In New Zealand we need to have a more honest discussion about breast cancer screening. We are not doing women, or the population in general, any favours by not acknowledging the uncertainties and disagreements in this area. There is unlikely to be any ‘magic bullet’ piece of evidence that will resolve the controversies about breast cancer screening, so we need to start thinking about a more sophisticated way to talk to women, to acknowledge the limits of research and scientific understanding and to convey that an informed choice not to participate in screening is as valid and sensible as a choice to screen.
1. The Independent UK Panel on Breast Cancer Screening. The benefits and harms of breast cancer screening: an independent review. Lancet 2012;380: 1778-86.
2. Biller-Andorno N, Juni P. Abolishing mammography screening programs? A view from the Swiss Medical Board. N Engl J Med 2014;370:1965-7.
3. Woods WG, Gao RN, Shuster JJ, et al. Screening of infants and mortality due to neuroblastoma. N Engl J Med 2002;346:1041-6.
4. Schilling FH, Spix C, Berthold F, et al. Neuroblastoma screening at one year of age. N Engl J Med 2002;346:1047-53.
5. Katanoda K, Hayashi K, Yamamoto K, Sobue T. Secular trends in neuroblastoma mortality before and after the cessation of national mass screening in Japan. Journal of Epidemiology / Japan Epidemiological Association 2009;19:266-70.
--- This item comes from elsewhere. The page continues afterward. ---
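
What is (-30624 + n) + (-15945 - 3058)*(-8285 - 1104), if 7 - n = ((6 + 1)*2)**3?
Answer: 178385806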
6. Canadian Task Force on Preventive Health C, Tonelli M, Connor Gorber S, et al. Recommendations on screening for breast cancer in average-risk women aged 40-74 years. CMAJ 2011;183:1991-2001.
7. Nelson HD, Tyne K, Naik A, Bougatsos C, Chan BK, Humphrey L. Screening for Breast Cancer: An Update for the US Preventive Services Task Force. Annals of Internal Medicine 2009;151:727-W242.
8. Gigerenzer G. Breast cancer screening pamphlets mislead women. BMJ 2014;348:g2636.
9. Sarfati D, Howden-Chapman P, Woodward A, Salmond C. Does the frame affect the picture? A study into how attitudes to screening for cancer are affected by the way benefits are expressed. J Med Screen 1998;5:137-40.